I have a trip going to the Oriskany tomorrow (the 18th) with a couple of seats open. Send me a PM or give me a ring at (850) 565-7247. It looks like it will be a pretty day.


----------



## Firefishvideo (Jul 1, 2010)

Wish I could, but I'll be doing the work thing:thumbdown:.
Looks to be a beautiful day.


----------



## OnGrade (Aug 7, 2009)

Ive got the same problem as Scott. I heard yall had nice weather today! Ill be thinking about it all day playing in the dirt! Yall have fun.


----------



## reefcreature (Oct 3, 2007)

ah man! to late for me to take off tommorow


----------



## Warhammer (Jun 24, 2010)

Can a brotha get a dive report....Spring is in the air!


----------



## dkdiver (Oct 15, 2007)

Warhammer said:


> Can a brotha get a dive report....Spring is in the air!

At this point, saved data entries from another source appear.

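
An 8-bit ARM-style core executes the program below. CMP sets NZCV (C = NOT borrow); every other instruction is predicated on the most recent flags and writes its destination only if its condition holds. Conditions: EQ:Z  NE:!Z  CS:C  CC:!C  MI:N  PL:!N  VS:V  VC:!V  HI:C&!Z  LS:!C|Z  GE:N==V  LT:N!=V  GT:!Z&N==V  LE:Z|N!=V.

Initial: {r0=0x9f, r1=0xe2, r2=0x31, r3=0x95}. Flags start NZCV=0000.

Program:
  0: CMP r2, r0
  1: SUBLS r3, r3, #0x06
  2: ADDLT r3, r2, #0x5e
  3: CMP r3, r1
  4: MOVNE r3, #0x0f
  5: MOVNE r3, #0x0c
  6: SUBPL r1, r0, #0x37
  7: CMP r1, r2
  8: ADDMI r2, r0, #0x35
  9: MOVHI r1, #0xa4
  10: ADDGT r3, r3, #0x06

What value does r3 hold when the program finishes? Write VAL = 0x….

[0] flags=1001 → (cmp)
[1] flags=1001 LS?T → r3=0x8f
[2] flags=1001 LT?F → skip
[3] flags=1000 → (cmp)
[4] flags=1000 NE?T → r3=0x0f
[5] flags=1000 NE?T → r3=0x0c
[6] flags=1000 PL?F → skip
[7] flags=1010 → (cmp)
[8] flags=1010 MI?T → r2=0xd4
[9] flags=1010 HI?T → r1=0xa4
[10] flags=1010 GT?F → skip

VAL = 0x0c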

Spring was definitely in the air but unfortunately the O trip folded, but I can give a report on the rest of the weekend.

Saturday we were about 18 miles to the SSW of the pass and viz was about 30' with temps about 56-58 (depending on the computer) all the way to the bottom. Lots of fish were moving around as well.

Sunday I made a trip to the Freighter and viz was 20-30 with temps in the same region. There were none of the big bait clouds that we normally see there in the summer but there was a lot of life seemingly becoming more active.

On both trips it seemed to me that the Gulf is getting ready to start coming alive again after the winter. I actually saw a small bait pod and continually saw schools of small fish moving around on the bottom machine. Spring is just around the corner! I hope.


----------



## Clay-Doh (Oct 2, 2007)

Dang it...saw this post at the top and clicked on it...was ready to go tomorrow (the 24th)..but saw it was an older post.


----------